Pour cela, il lui faudra encore offrir tous ce dont les clients souhaitent. Et en premier lieu, une proposition numérique de pointe. Porsche a pris la décision de prendre ses distances de Volkswagen et laisser de côté Cariad, le logiciel que le groupe a mis au point pour l’interface homme-machine de ses voitures et leurs écrans d’info-divertissement.
Partir pour mieux revenir, dans les bras de ceux qui s’y connaissent le mieux : Porsche ne développera pas son propre logiciel, mais demandera plutôt l’aide des Big tech. Google, Apple, mais aussi Baidu, Tencent et Alibaba en Chine… les négociations sont en cours. Une première annonce pourrait avoir lieux prochainement avec Google, a dit lundi 16 janvier l’agence Reuters. Les négociations auront duré longtemps, et particulièrement pour une histoire d’accès aux données des utilisateurs.

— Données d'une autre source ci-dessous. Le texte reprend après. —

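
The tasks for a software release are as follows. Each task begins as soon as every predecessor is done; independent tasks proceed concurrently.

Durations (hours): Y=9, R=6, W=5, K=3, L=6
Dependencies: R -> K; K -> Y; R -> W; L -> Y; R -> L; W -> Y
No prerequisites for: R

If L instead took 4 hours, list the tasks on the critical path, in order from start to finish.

Baseline: R→L→Y = 6+6+9 = 21 → 21 hours.
Since L is critical, the -2 change carries straight to that chain (now 19 hours).
New critical path: R→W→Y = 6+5+9 = 20 ⇒ 20 hours.

R, W, Y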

Se vendre aux géants du web ?
Porsche finira par rejoindre Volvo, Ford, Renault et Nissan, qui ont déjà signé des contrats d’entente avec le géant du web. D’autres marques sont allées voir la concurrence, c’est le cas de Honda avec Sony et de Stellantis, le groupe de constructeurs né de la fusion de PSA Groupe et de FCA Groupe, avec Amazon. Chez BMW, le message est clair rappelle L’Usine Digitale : “il est important pour l’entreprise de garder la main sur l’interface client”, déclarait un porte-parole.
Au sein du groupe Volkswagen, tout semble encore en réflexion sur la question. Laisser ou non les géants du web proposer leurs logiciels à bord de ses voitures ? Ou continuer à investir dans Cariad, une plateforme qui demande énormément d’argent et de temps. Le futur Volkswagen 2.0, qui doit permettre de doter d’une interface la future voiture autonome, n’est pas prévu avant 2028. Il doit pourtant faire de la société allemande le “leader de la mobilité pilotée par logiciel”.
Dans une interview avec Nikolai Ardey, le directeur de l’innovation chez Volkswagen, Presse-citron s’était attardé sur la question du logiciel. Fin septembre 2022 à Chantilly, nous avions demandé si Volkswagen réfléchissait à déléguer son interface aux géants du web et la réponse fut négative… mais tout de même très floue.
“Malgré cette nouvelle logique, nous aimerions garder la main sur l’ensemble de la chaîne de valeurs”, déclarait-il, avant d’ajouter que “vous avez besoin d’être flexible et de proposer à chacun la meilleure solution. De ce point de vue, il nous faut quelque chose pour pouvoir proposer à la fois des solutions pour les écosystèmes iOS et Android. Mais nous garderons bien le contrôle sur tout”, se confiait Nikolai Ardey.
Volkswagen veut donc trouver une solution pour apporter les applications phares de chaque écosystème, à savoir Google Maps, Waze, YouTube, mais aussi des applications du côté de chez Apple, pour que les clients puissent tout retrouver. Cela devra dépasser les interfaces Apple Car Play ou Android Auto, qui ne font qu’un relais limité du contenu du smartphone des clients vers l’écran de la voiture.
À ce titre, Porsche pourrait donc prendre les devants et préparer le terrain.